Warnings About Debt From Our Founding Fathers
Our founding fathers warned us about going into debt as a nation, but we have simply ignored their sage advice.
"There are two ways to enslave a nation. One is by the sword. The other is by debt."
"Think what you do when you run in debt; you give to another power over your liberty."
"No pecuniary consideration is more urgent, than the regular redemption and discharge of the public debt: on none can delay be more injurious, or an economy of time more valuable."
"The principle of spending money to be paid by posterity, under the name of funding, is but swindling futurity on a large scale." --Thomas Jefferson, letter to John Taylor, May 28, 1816
"The multiplication of public offices, increase of expense beyond income, growth and entailment of a public debt, are indications soliciting the employment of the pruning knife."

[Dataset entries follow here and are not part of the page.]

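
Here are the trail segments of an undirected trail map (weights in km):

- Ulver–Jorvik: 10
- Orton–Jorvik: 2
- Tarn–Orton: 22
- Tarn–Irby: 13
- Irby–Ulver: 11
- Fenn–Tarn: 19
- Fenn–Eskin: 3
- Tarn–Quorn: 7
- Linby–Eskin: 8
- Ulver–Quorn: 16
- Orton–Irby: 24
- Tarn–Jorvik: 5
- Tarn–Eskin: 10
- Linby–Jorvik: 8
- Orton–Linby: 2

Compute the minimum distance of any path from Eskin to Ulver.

Candidate routes:
Eskin → Linby → Jorvik → Ulver: 8+8+10 = 26
Eskin → Tarn → Jorvik → Ulver: 10+5+10 = 25
Eskin → Linby → Orton → Jorvik → Ulver: 8+2+2+10 = 22
Eskin → Tarn → Quorn → Ulver: 10+7+16 = 33
Cheapest is Eskin → Linby → Orton → Jorvik → Ulver at 22 km.

22 km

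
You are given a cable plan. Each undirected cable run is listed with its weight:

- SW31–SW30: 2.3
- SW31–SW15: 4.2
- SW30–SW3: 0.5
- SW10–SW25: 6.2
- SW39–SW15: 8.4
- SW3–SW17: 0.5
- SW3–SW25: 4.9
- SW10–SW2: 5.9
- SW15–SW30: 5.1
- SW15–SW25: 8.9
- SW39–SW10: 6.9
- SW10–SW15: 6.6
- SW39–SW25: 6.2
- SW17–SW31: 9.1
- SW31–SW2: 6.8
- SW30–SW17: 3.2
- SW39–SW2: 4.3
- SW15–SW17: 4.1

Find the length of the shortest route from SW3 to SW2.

Settle nodes by increasing distance from SW3:
SW3: 0
SW17: 0.5  (via SW3)
SW30: 0.5  (via SW3)
SW31: 2.8  (via SW30)
SW15: 4.6  (via SW17)
SW25: 4.9  (via SW3)
SW2: 9.6  (via SW31)
Shortest route: SW3–SW30–SW31–SW2 = 9.6.

9.6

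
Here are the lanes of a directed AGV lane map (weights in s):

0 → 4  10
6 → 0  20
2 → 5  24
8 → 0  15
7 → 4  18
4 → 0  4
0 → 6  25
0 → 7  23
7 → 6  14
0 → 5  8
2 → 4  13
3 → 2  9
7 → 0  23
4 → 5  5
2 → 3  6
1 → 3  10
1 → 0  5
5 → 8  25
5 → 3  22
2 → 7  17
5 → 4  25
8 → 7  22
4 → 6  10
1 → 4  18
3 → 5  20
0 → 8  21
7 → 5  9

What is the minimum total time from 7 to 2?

Candidate routes:
7 → 0 → 5 → 3 → 2: 23+8+22+9 = 62
7 → 4 → 0 → 5 → 3 → 2: 18+4+8+22+9 = 61
7 → 5 → 3 → 2: 9+22+9 = 40
7 → 4 → 5 → 3 → 2: 18+5+22+9 = 54
Cheapest is 7 → 5 → 3 → 2 at 40 s.

40 s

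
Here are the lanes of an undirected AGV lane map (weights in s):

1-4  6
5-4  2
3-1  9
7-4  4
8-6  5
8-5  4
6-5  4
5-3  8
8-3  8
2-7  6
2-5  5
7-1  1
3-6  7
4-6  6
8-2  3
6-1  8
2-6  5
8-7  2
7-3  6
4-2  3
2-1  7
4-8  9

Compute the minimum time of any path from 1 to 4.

5 s

Running Dijkstra from 1:
1: 0
7: 1  (via 1)
8: 3  (via 7)
4: 5  (via 7)
Shortest route: 1–7–4 = 5 s.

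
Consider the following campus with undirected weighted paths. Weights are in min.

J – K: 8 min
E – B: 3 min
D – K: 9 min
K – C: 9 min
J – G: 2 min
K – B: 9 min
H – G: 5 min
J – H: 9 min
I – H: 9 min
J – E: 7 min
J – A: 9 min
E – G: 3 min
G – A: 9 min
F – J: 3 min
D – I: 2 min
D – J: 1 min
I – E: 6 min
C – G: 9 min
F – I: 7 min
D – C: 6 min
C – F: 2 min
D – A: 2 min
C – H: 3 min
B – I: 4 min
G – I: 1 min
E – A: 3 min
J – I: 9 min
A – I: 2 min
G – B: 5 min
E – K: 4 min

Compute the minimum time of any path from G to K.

7 min

Enumerating some paths:
G–J–K: 2+8 = 10
G–E–K: 3+4 = 7
Cheapest is G–E–K at 7 min.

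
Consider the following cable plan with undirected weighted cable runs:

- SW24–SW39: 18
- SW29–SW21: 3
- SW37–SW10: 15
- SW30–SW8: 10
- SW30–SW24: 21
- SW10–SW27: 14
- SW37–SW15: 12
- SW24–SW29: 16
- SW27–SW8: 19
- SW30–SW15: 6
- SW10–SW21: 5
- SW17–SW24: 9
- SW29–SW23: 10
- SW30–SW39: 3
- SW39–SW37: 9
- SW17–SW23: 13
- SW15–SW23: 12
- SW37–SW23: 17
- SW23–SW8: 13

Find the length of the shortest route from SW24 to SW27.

38

Compare a few routes:
SW24 → SW30 → SW8 → SW27: 21+10+19 = 50
SW24 → SW29 → SW21 → SW10 → SW27: 16+3+5+14 = 38
The minimum is 38 via SW24 → SW29 → SW21 → SW10 → SW27.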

"Allow a government to decline paying its debts and you overthrow all public morality--you unhinge all the principles that preserve the limits of free constitutions. Nothing can more affect national prosperity than a constant and systematic attention to extinguish the present debt and to avoid as much as possibly the incurring of any new debt." --Alexander Hamilton
"If we can prevent the government from wasting the labors of the people, under the pretence of taking care of them, they must become happy." --Thomas Jefferson, letter to Thomas Cooper, Nov 29, 1802
"It is incumbent on every generation to pay it's own debts as it goes. A principle which, if acted on, would save one half the wars of the world; and justifies I think our present circumspection." --Thomas Jefferson, letter to A.O.V.O. Destutt De Tracy, Dec 26, 1820
"The same prudence which in private life would forbid our paying our own money for unexplained projects, forbids it in the dispensation of the public moneys." --Thomas Jefferson, letter to Shelton Gilliam, June 19, 1808
"To preserve our independence, we must not let our rulers load us with perpetual debt. We must make our election between economy and liberty, or profusion [extravagance of expenditures] and servitude." --Thomas Jefferson
"There have existed nations, and civilized and learned nations, who have thought that a father had a right to sell his child as a slave, in perpetuity; that he could alienate his body and industry conjointly, and à fortiori (argument) his industry separately; and consume its fruits himself. . . . But we, this age, and in this country especially, are advanced beyond those notions of natural law. We acknowledge that our children are born free; that that freedom is the gift of nature, and not of him who begot them; that though under our care during infancy, and therefore of necessity, under a duly tempered authority, that care is confided to us to be exercised for the good of the child only; and his labors during youth are given as a retribution for the charges of infancy. . . . [W]e shall all consider ourselves unauthorized to saddle posterity with our debts, and morally bound to pay them ourselves: and consequently within what may be deemed the period of a generation, or the life [expectancy] of the majority." --Thomas Jefferson
"To preserve independence, we must not let our rulers load us with perpetual debt. We must make our election between economy and liberty, or profusion and servitude. If we run into such debts as that we must be taxed in our meat and in our drink, in our necessaries and our comforts, in our labors and our amusements, for our callings and our creeds, as the people of England are, our people, like them, must come to labor sixteen hours in the twenty-four, give the earnings of fifteen of these to the government for their debts and daily expenses, and the sixteenth being insufficient to afford us bread, we must live, as they now do, on oatmeal and potatoes, have no time to think, no means of calling the mismanagers to account, but be glad to obtain subsistence by hiring ourselves to rivet their chains on the necks of our fellow-sufferers."